Encore Media Group is virtually Liberty's only wholly owned operation. After having difficulty getting carriage, the seven-year-old pay movie networks Starz! and Encore recently turned a positive cash flow. Thanks to carriage deals with AT&T, DBS and other MSOs, annualized cash flow should grow more than 30% this year. Encore is even more ambitious than Discovery when it comes to digital cable, creating a slate of a dozen different movie networks for digital customers. But Encore and Starz! have fuzzy images. Encore President John Sie has repositioned the marketing of the networks over and over. A first-time ad campaign is on the boards for Encore, which has carried older movies and is now mixing in newer releases. The big bullet comes when rights deals with Hollywood networks come in next year. Think of what happens when sports rights deals come up for renewal. Applying a multiple of 16 to this year's cash flows, Mattison pegs Encore's value at $2.1 billion.

Liberty owns 43% of QVC, the shopping networks, leaving the 57% majority owner to run it. Barry Diller gets all the sizzle at rival Home Shopping Network, but QVC has chugged along with strong, steady growth. Revenue and cash flow has grown annually at 17% and 22%, respectively, since 1995. And the company has aggressively moved into overseas markets, as well as to the Internet. But President Doug Briggs has shown no desire to create any more domestic channels after getting burned by an expensive failure when Diller was running QVC. Mattison pegs Liberty's QVC stake at $3.9 billion.

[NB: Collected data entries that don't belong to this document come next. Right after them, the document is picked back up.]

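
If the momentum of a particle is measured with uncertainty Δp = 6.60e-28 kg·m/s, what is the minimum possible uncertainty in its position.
79.892 nm

Using the Heisenberg uncertainty principle:
ΔxΔp ≥ ℏ/2

The minimum uncertainty in position is:
Δx_min = ℏ/(2Δp)
Δx_min = (1.055e-34 J·s) / (2 × 6.600e-28 kg·m/s)
Δx_min = 7.989e-08 m = 79.892 nm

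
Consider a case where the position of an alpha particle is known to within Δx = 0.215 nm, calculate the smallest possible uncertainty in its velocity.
36.909 m/s

Using the Heisenberg uncertainty principle and Δp = mΔv:
ΔxΔp ≥ ℏ/2
Δx(mΔv) ≥ ℏ/2

The minimum uncertainty in velocity is:
Δv_min = ℏ/(2mΔx)
Δv_min = (1.055e-34 J·s) / (2 × 6.645e-27 kg × 2.150e-10 m)
Δv_min = 3.691e+01 m/s = 36.909 m/s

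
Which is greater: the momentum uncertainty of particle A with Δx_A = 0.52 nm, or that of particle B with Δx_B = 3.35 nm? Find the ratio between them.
Particle A has the larger minimum momentum uncertainty, by a factor of 6.44.

For each particle, the minimum momentum uncertainty is Δp_min = ℏ/(2Δx):

Particle A: Δp_A = ℏ/(2×5.200e-10 m) = 1.014e-25 kg·m/s
Particle B: Δp_B = ℏ/(2×3.350e-09 m) = 1.574e-26 kg·m/s

Ratio: Δp_A/Δp_B = 6.44

Since Δp_min ∝ 1/Δx, the particle with smaller position uncertainty (A) has larger momentum uncertainty.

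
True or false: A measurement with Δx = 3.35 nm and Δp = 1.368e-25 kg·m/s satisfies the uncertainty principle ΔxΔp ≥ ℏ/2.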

Liberty Digital has been dubbed Malone's home for dogs and cats, but really expensive ones. When it merged with another of TCI's spawn, TCI Ventures, Liberty picked up all sorts of investments in various interactive and Internet ventures, including Priceline.com, iVillage, Sportsline USA and Drugstore.com. In January, it created Liberty Digital, hiring former E! Entertainment Television President Lee Masters to make sense of the portfolio and expand it by pursuing interactive TV programming and digital deals.

Liberty startled investors by deciding to merge the digital unit into another, publicly traded arm, TCI Music. That company held two of Liberty's weakest investments over the years: The Box, a sort-of-interactive music video service, and DMX, a digital audio service for cable subscribers. TCI Music also held a more promising Internet music site, SonicNet. The effect was to make Liberty Digital a public company without a formal initial public offering that would raise cash, something Liberty doesn't need.

Internet sizzle being what it is, TCI Music's stock jumped tenfold from $6 per share to $57, before scaling back to $26. That boosted the company's valuation past $10 billion at one point. As Liberty's Bennett says of Internet assets, "They trade on a different dynamic."

So far Masters has cleaned up the portfolio by pushing most of TCI Music's operations into an online venture with MTV, which may in turn go public. He was stuck with DMX, a company that has burned through $170 million with only a small commercial music business to show for it.

One asset to keep an eye on is ACTV Inc. Though the interactive programming company has been around for almost a decade and generates very little revenue, ACTV recently bought a patent for an embedding process that works inside a TV program, a key element of interactive TV plans. ACTV is now positioning itself as a provider of software tools to interactive programmers.

Liberty's stake in TV Guide Inc., 44%, is valued at $2.5 billion. This could be the real sleeper in the bunch, an asset that Bennett has called "gigantic." CEO Pete Boylan's portfolio has it all: brand names, underutilized database assets, and interactivity sizzle. The portfolio includes TV Guide magazine; the TV Guide Channel; TV Guide Interactive; Superstar/Netlink, the C-band satellite programmer; and TV Gaming, an interactive horseracing channel that's a particular favorite of Malone's.

The company has a 24% stake in Sprint PCS, which is building the first nationwide, all-digital wireless telephone system. It already counts more than 2.5 million customers and was re-capitalized late last year.